If someone tells you "This is the only way to do it," then he or she is probably really saying either "This is the best way for me" or "This is the only way I know how to do it." I'm not being harsh nor dissing anyone's technique, but I truly believe there is no one best way that works for everyone in every situation.
Why shoot one-handed, when decades of competition and defensive shooting have amply demonstrated the superiority of a two-handed hold? Simple. Sometimes you just won't have both hands available. You might be wounded. You might be holding onto something (or someone) and can't let go. Plus, you might need a hand to fend off an attack (see "Close Quarter Combat" elsewhere in this issue). And you might, as a few people I know, not have the use of one hand due to injury.
And for the purposes of this article, I am not the least bit concerned with "weak hand/strong hand" or any other descriptor. We're talking simply of using but a single hand to hold, aim and fire a handgun.
There is one part of this that is absolute, and that is how you grasp your handgun.
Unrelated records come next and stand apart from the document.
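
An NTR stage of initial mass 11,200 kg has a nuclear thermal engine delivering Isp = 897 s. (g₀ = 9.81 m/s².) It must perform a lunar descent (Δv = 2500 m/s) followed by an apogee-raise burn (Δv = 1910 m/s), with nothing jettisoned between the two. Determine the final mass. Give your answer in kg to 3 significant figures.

final mass ≈ 6790 kg

v_e = Isp · g₀ = 897 × 9.81 = 8799.6 m/s.
After the first burn: m = 11200 × exp(−2500/8799.6) = 11200 × 0.75269 = 8,430.13 kg.
After the second burn: m = 8,430.13 × exp(−1910/8799.6) = 8,430.13 × 0.80488 = 6,785.24 kg.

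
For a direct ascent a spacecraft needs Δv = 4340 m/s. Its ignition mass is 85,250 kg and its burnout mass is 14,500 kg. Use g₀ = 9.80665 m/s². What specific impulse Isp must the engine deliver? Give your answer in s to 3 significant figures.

ln(m₀/m_f) = ln(85250/14500) = ln(5.879) = 1.7714.
Rocket equation: v_e = Δv / ln(m₀/m_f) = 4340 / 1.7714 = 2450.0 m/s.
Isp = v_e / g₀ = 2450.0 / 9.80665 = 249.8 s.

Isp ≈ 250 s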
You want your hand as high as possible, and if it is a semiauto, you want the web of your hand wedged up as hard as you can against the tang.
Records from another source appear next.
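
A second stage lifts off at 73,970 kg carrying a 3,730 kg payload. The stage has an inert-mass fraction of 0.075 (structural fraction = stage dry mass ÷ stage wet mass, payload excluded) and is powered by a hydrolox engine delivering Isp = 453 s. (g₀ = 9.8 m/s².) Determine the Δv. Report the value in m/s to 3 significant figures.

Stage wet mass = m₀ − payload = 73,970 − 3,730 = 70,240 kg.
Stage dry mass = ε × stage wet mass = 0.075 × 70,240 = 5,268 kg.
Burnout mass m_f = stage dry + payload = 5,268 + 3,730 = 8,998 kg.
v_e = Isp · g₀ = 453 × 9.8 = 4439.4 m/s.
Δv = v_e · ln(73,970/8,998) = 4439.4 × ln(8.221) = 4439.4 × 2.1067 ≈ 9352 m/s.

Δv ≈ 9350 m/s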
When developing this skill, the first thing to do is forget about the traditional bullseye shooting position, as seen up and down the line at places like Camp Perry. The stance is immobile, and it does not concern itself with the effects of recoil. In bullseye, you're standing upright, letting your skeleton bear the weight of your body, and locking your joints. Your shooting hand is relatively soft, to be as consistent as possible, and your nonfiring hand is deep in the trouser pocket on that side.
To keep mobile as you need to be in a defensive or combat situation, you have to keep a less rigid stance. To maintain control of the handgun, in recoil and movement, you need a firmer grip. The two questions you'll have to explore and decide for yourself are: Do I keep the pistol upright, and which foot do I have forward?
Some shooters advocate an upright hold, others an angled hold. If you hold a handgun out in front of you and rotate your arm slightly inward, you'll find a point where your hand and arm are much stronger. We aren't talking of the "gangsta" sideways hold but a tilt of 10 degrees or so.
Stronger is stronger, but as with all things, strength comes at a price. Your brain can process the image of a pair of sights upright and level a lot faster and more precisely than it can the same picture tilted slightly.